Text: Fragmentary Annals of Ireland

The history of the so-called “Fragmentary Annals of Ireland” is not entirely clear; a copy of the manuscript was made in the 15th century, which gives an end date to its compilation. One of the earlier scribes took a great interest in the Vikings and it is those items which are included below.

The following is an extract from the translated text at the Corpus of Electronic Texts Edition archive.

FA703: In this year the men of Ireland accepted a single regulation and rule from Adamnán regarding the celebration of Easter on Sunday, the fourteenth of the moon of April, and regarding the wearing of Peter’s tonsure by all the clergy of Ireland; for there had been great disturbance in Ireland until then: many of the Irish clergy were celebrating Easter on Sunday, the fourteenth of the moon of April, and were wearing the tonsure of Peter the Apostle, following Patrick. Many others, however, were following Colum Cille, celebrating Easter on the fourteenth of the moon of April no matter on which day of the week the fourteenth happened to fall, and wearing the tonsure of Simon Magus. A third group was not in accord with either the followers of Patrick or those of Colum Cille. So the clergy of Ireland used to hold many synods. And this is how those clerics used to come to the synods: with their people, so that there used to be battle challenges, and many slain among them; and many evils came to Ireland on that account, i.e. the great cattle plague, and the vast famine, and many plagues, and foreigners destroying Ireland. It was like that for a long time, that is, until the time of Adamnán. He was the ninth abbot of Iona after Colum Cille.
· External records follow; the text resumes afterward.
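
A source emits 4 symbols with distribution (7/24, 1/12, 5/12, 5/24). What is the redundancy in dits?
0.0557 dits

Redundancy measures how far a source is from maximum entropy:
R = H_max - H(X)

Maximum entropy for 4 symbols: H_max = log_10(4) = 0.6021 dits
Actual entropy: H(X) = 0.5464 dits
Redundancy: R = 0.6021 - 0.5464 = 0.0557 dits

This redundancy represents potential for compression: the source could be compressed by 0.0557 dits per symbol.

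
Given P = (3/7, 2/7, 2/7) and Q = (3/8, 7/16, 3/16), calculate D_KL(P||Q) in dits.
0.0242 dits

KL divergence: D_KL(P||Q) = Σ p(x) log(p(x)/q(x))

Computing term by term:
  x=0: 3/7 × log_10[(3/7)/(3/8)] = 3/7 × 0.0580 = 0.0249
  x=1: 2/7 × log_10[(2/7)/(7/16)] = 2/7 × -0.1850 = -0.0529
  x=2: 2/7 × log_10[(2/7)/(3/16)] = 2/7 × 0.1829 = 0.0523

D_KL(P||Q) = 0.0242 dits

Note: KL divergence is always non-negative and equals 0 iff P = Q.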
FA849.2: Indrechtach, the abbot of Iona, came to Ireland with the holy relics of Colum Cille.

FA849.3: Also in this year, i.e. the 6th year of the reign of Mael Sechnaill, Amlaíb Conung [Óláfr konungr], son of the king of Lochlainn, came to Ireland, and he brought with him a proclamation imposing many tributes and taxes from his father, and he left suddenly. Then his younger brother Ímar [Ívarr], came after him to levy the same tribute.

FA852.1: In this year, many [Irish] abandoned their Christian baptism and joined the [Norwegian] Vikings, plundering Armagh, and stealing its riches. But some of them did penance and made atonement. FA856: Áed, the king of Aileach [in Ireland], the greatest king of his time, made war on the fleet of the Gall-Gaedil: they are Gaels and foster-children of the Vikings, and sometimes they are even called Vikings. Áed defeated them and slaughtered the Gall-Gaedil, and Áed brought many heads away with him; and the Gaels were entitled to do that killing, for [the Gall-Gaedil] did just as the Vikings did.
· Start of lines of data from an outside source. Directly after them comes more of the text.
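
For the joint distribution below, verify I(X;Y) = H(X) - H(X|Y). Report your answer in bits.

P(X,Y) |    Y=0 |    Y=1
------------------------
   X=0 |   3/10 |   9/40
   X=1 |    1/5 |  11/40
I(X;Y) = 0.0163 bits

Mutual information has multiple equivalent forms:
- I(X;Y) = H(X) - H(X|Y)
- I(X;Y) = H(Y) - H(Y|X)
- I(X;Y) = H(X) + H(Y) - H(X,Y)

Computing all quantities:
H(X) = 0.9982, H(Y) = 1.0000, H(X,Y) = 1.9819
H(X|Y) = 0.9819, H(Y|X) = 0.9837

Verification:
H(X) - H(X|Y) = 0.9982 - 0.9819 = 0.0163
H(Y) - H(Y|X) = 1.0000 - 0.9837 = 0.0163
H(X) + H(Y) - H(X,Y) = 0.9982 + 1.0000 - 1.9819 = 0.0163

All forms give I(X;Y) = 0.0163 bits. ✓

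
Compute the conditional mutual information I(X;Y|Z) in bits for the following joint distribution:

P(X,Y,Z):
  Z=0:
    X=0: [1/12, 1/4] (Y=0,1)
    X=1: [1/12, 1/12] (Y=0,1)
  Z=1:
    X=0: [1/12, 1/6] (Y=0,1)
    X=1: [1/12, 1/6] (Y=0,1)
0.0221 bits

Conditional mutual information: I(X;Y|Z) = H(X|Z) + H(Y|Z) - H(X,Y|Z)

H(Z) = 1.0000
H(X,Z) = 1.9591 → H(X|Z) = 0.9591
H(Y,Z) = 1.9183 → H(Y|Z) = 0.9183
H(X,Y,Z) = 2.8554 → H(X,Y|Z) = 1.8554

I(X;Y|Z) = 0.9591 + 0.9183 - 1.8554 = 0.0221 bits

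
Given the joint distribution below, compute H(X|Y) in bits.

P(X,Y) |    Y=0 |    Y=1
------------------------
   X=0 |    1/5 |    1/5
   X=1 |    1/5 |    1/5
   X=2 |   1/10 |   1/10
1.5219 bits

Using the chain rule: H(X|Y) = H(X,Y) - H(Y)

First, compute H(X,Y) = 2.5219 bits

Marginal P(Y) = (1/2, 1/2)
H(Y) = 1.0000 bits

H(X|Y) = H(X,Y) - H(Y) = 2.5219 - 1.0000 = 1.5219 bits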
FA858: Although Mael Sechnaill did not make this expedition to take the kingship of Munster for himself, it was worth coming to kill what he killed of Gall-Gaedil there, for these were people who had forsaken their baptism, and they were called Vikings because they behaved like Vikings and they had been fostered by them; and though the real Vikings were evil towards the churches, these were much worse wherever they were in Ireland.

FA871: Amlaíb was sent by his father Gofraidh from Ireland to Lochlainn to help him fight the Vikings, for the the Vikings were warring against him.

FA914.1: A great fleet of Vikings landed at Port Láirge [in Ireland] and plundered northern Osraige and stole much wealth and livestock with their ships.